E com isto: outra vez um país adiado.
Desculpem lá qualquer coisinha mas há momentos em que dói ser português. Muito!

8 comentários:

josé disse...

Já está a resposta na Loja.

Mas o nosso génio, parece que perfez os 64, ontem...

Na mesma, obrigado pela lembrança. Tinha o texto alinhavado para aí, e só foi preciso retocar.

M.C.R. disse...

Ó josé transfira aquele excelente texto para aqui. aquilo merece sair em vároios blogues, homem!

josé disse...

Transferir?

Já está!

Ahahahah! Obrigado, pela condescendência.

Kamikaze (L.P.) disse...

mais exactamente aqui:
http://grandelojadoqueijolimiano.blogspot.com/2006/06/quando-tiver-64.html

C.M. disse...

MCR: Rectius: A única bandeira capaz e digna para celebrar "as Índias" e "as naus da pimenta" é, logicamente, a bandeira azul e branca...e não esta fantochada de bandeira que hoje temos.

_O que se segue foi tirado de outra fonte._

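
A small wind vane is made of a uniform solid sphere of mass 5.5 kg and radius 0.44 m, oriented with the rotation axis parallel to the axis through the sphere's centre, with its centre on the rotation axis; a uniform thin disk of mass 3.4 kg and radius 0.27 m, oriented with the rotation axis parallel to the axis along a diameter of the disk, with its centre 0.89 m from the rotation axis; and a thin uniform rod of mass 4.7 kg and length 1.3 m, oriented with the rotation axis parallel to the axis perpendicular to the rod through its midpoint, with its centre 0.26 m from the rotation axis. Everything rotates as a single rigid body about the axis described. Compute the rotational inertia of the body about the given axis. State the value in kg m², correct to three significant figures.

4.16

Solid sphere: I_cm = (2/5)MR² = (2/5)(5.5)(0.44)² = 0.42592 kg m²; axis through the centre, so I = 0.42592 kg m².
Thin disk: I_cm = (1/4)MR² = (1/4)(3.4)(0.27)² = 0.061965 kg m²; centre at d = 0.89 m, so I = I_cm + Md² gives I = 0.061965 + (3.4)(0.89)² = 2.7551 kg m².
Thin rod: I_cm = (1/12)ML² = (1/12)(4.7)(1.3)² = 0.66192 kg m²; centre at d = 0.26 m, so I = I_cm + Md² gives I = 0.66192 + (4.7)(0.26)² = 0.97964 kg m².
Total I = 0.42592 + 2.7551 + 0.97964 = 4.1607 kg m².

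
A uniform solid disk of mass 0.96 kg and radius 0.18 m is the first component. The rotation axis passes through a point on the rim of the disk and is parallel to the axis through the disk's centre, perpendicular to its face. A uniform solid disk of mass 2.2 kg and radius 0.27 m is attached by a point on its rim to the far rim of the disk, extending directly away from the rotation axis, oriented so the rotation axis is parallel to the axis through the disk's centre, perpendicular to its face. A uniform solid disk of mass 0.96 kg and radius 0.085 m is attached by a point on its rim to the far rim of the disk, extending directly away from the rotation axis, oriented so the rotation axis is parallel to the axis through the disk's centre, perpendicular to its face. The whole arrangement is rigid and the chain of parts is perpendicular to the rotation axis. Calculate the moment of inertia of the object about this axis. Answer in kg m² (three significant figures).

Solid disk: I_cm = (1/2)MR² = (1/2)(0.96)(0.18)² = 0.015552 kg m²; centre at d = 0.18 m, so I = I_cm + Md² gives I = 0.015552 + (0.96)(0.18)² = 0.046656 kg m².
Solid disk: I_cm = (1/2)MR² = (1/2)(2.2)(0.27)² = 0.08019 kg m²; centre at d = 0.18 + 0.18 + 0.27 = 0.63 m, so I = I_cm + Md² gives I = 0.08019 + (2.2)(0.63)² = 0.95337 kg m².
Solid disk: I_cm = (1/2)MR² = (1/2)(0.96)(0.085)² = 0.003468 kg m²; centre at d = 0.18 + 0.18 + 0.27 + 0.27 + 0.085 = 0.985 m, so I = I_cm + Md² gives I = 0.003468 + (0.96)(0.985)² = 0.93488 kg m².
Total I = 0.046656 + 0.95337 + 0.93488 = 1.9349 kg m².

1.93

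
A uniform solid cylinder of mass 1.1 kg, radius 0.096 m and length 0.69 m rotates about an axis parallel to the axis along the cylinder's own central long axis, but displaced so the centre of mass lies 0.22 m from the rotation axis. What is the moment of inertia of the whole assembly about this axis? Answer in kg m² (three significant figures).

I_cm = (1/2)MR² = (1/2)(1.1)(0.096)² = 0.0050688 kg m²; centre at d = 0.22 m, so the parallel axis theorem gives I = 0.0050688 + (1.1)(0.22)² = 0.058309 kg m².

0.0583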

jcp (José Carlos Pereira) disse...

O Manuel A. Pina até agradeceu ontem no JN o texto do nosso amigo José!

Kamikaze (L.P.) disse...

"fantochada"Delfim?!? Mas que "agressividade" ... sera que "isso" se apanha por contagio? :)

M.C.R. disse...

Delfim
a bandeira das Indias e das naus trazia a cruz de Avis e não era azul e branca.
A bandeira monárquica é relativamente recente e também não tem nada de bonita. Conviria até dizer que tem como simbolo um senhor que descende de D miguel que era segundo filho e foi vencido. E renunciou a todo e qualquer direito à coroa (convenção do Gramido, se não erro...) A linha real portuguesa extinguiu-se com o rei Manuel II e não há milagre que dê ao pretendente Duarte
Nuno qualquer espécie de legitimidade.

A bandeira que temos é uma bandeira respeitada pela imensa maioria do povo português. Preferia outra mas não me sobreponho ao meu povo e espanta-me que V pense doutro modo. Não há país sem povo. E queira ou não este é o povo a que V e eu pertencemos.